Students can enrol in four specialisations: Biblical Studies, Christian Life and Ministry, Humanities and the Christian Tradition, and Theology. There are minimum spiritual training requirements that all students are required to take, because this is where ACOM understands how students are responding to what they are learning and if it really affects their lives for the better. Students choose other disciplines depending on their interests, but they also have free credits where, for example, a person who is studying the Bible but is also interested in Leadership can take some related classes. Students also have Learning Support Managers, who help motivate students that fall behind or are not doing well. Learning Support Managers also help guide students to their goals and interests. There are 1,100 students currently enrolled in vocational, undergraduate, and postgraduate courses.
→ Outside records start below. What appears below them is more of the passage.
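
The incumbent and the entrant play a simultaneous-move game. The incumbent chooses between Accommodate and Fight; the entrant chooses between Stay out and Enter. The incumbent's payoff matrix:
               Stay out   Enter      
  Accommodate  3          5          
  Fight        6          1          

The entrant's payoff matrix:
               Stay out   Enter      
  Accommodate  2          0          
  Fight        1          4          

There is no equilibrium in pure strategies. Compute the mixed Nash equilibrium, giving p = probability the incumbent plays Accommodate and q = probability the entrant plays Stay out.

p = 3/5, q = 4/7

Set the entrant's expected payoff from Stay out equal to that from Enter:
  the entrant's expected payoff from Stay out: p·2 + (1−p)·1 = p + 1
  the entrant's expected payoff from Enter: p·0 + (1−p)·4 = -4p + 4
  p + 1 = -4p + 4  ⇒  5p = 3  ⇒  p = 3/5.
For the incumbent to be willing to mix, the incumbent must be indifferent between Accommodate and Fight, which pins down the entrant's mix.
  the incumbent's expected payoff from Accommodate: q·3 + (1−q)·5 = -2q + 5
  the incumbent's expected payoff from Fight: q·6 + (1−q)·1 = 5q + 1
  -2q + 5 = 5q + 1  ⇒  -7q = -4  ⇒  q = 4/7.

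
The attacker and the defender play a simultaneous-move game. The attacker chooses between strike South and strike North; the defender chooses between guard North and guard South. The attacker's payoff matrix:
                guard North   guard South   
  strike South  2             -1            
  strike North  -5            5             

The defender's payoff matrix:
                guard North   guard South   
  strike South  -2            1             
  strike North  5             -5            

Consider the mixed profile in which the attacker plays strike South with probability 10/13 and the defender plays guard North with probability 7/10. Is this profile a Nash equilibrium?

Given the defender's mix q = 7/10, the attacker's payoff from strike South is 11/10 but from strike North is -2. The attacker strictly prefers strike South, so the attacker would not mix.
So the proposed profile is not a Nash equilibrium.

No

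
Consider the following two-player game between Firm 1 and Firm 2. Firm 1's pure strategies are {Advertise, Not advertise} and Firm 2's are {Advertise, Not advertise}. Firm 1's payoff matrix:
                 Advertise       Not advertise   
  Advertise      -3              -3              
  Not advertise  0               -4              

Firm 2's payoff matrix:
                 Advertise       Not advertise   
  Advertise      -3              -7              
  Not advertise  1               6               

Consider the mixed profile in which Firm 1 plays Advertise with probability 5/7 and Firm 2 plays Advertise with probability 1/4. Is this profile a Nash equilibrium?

Given Firm 1's mix p = 5/7, Firm 2's payoff from Advertise is -13/7 but from Not advertise is -23/7. Firm 2 strictly prefers Advertise, so Firm 2 would not mix.
So the proposed profile is not a Nash equilibrium.

No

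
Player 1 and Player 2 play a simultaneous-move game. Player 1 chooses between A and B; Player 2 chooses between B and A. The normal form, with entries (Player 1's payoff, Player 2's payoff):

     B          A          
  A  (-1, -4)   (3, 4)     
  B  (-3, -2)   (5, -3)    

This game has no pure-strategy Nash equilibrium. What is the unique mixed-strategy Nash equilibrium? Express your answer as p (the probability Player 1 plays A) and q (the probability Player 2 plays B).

In a mixed equilibrium Player 2 is indifferent between B and A; this condition fixes p.
  Player 2's payoff from B: p·(-4) + (1−p)·(-2) = -2p - 2
  Player 2's payoff from A: p·4 + (1−p)·(-3) = 7p - 3
  -2p - 2 = 7p - 3  ⇒  -9p = -1  ⇒  p = 1/9.
Set Player 1's expected payoff from A equal to that from B:
  Player 1's expected payoff from A: q·(-1) + (1−q)·3 = -4q + 3
  Player 1's expected payoff from B: q·(-3) + (1−q)·5 = -8q + 5
  -4q + 3 = -8q + 5  ⇒  4q = 2  ⇒  q = 1/2.

p = 1/9, q = 1/2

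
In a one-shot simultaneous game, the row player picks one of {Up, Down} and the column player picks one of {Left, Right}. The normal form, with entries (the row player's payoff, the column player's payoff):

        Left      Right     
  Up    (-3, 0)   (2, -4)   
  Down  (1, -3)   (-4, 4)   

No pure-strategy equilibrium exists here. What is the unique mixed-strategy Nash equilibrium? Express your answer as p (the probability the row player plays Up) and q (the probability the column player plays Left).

p = 7/11, q = 3/5

The row player's mix must leave the column player indifferent between Left and Right.
  the column player's payoff from Left: p·0 + (1−p)·(-3) = 3p - 3
  the column player's payoff from Right: p·(-4) + (1−p)·4 = -8p + 4
  3p - 3 = -8p + 4  ⇒  11p = 7  ⇒  p = 7/11.
Set the row player's expected payoff from Up equal to that from Down:
  the row player's payoff to Up: q·(-3) + (1−q)·2 = -5q + 2
  the row player's payoff to Down: q·1 + (1−q)·(-4) = 5q - 4
  -5q + 2 = 5q - 4  ⇒  -10q = -6  ⇒  q = 3/5.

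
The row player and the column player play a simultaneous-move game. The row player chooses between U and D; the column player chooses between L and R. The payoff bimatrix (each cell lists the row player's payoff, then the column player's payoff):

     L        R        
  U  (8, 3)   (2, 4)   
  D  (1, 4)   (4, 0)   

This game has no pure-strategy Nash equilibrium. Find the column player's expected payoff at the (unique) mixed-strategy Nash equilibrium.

16/5

The column player's indifference between L and R determines the row player's mixing probability p:
  the column player's payoff to L: p·3 + (1−p)·4 = -p + 4
  the column player's payoff to R: p·4 + (1−p)·0 = 4p
  -p + 4 = 4p  ⇒  -5p = -4  ⇒  p = 4/5.
At equilibrium the column player is indifferent across columns, so the column player's payoff equals the payoff from L: (4/5)·3 + (1/5)·4 = 16/5.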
Emily doesn’t believe that there is friction between religion and technology. Dissatisfaction with technology probably has more to do with age or lack of practice rather than any moral reason. Emily says she has a quote on her desk, “Learning requires humans to be curious, to communicate, to interact, to test, to define, to argue, to find hope and to reject. Technology alone cannot do that”, so while it’s an important tool, she says it’s not all they rely on. She states that it is the balancing of both things what matters.

*Emily Willard, Learning Systems Manager, Australian College of Ministries.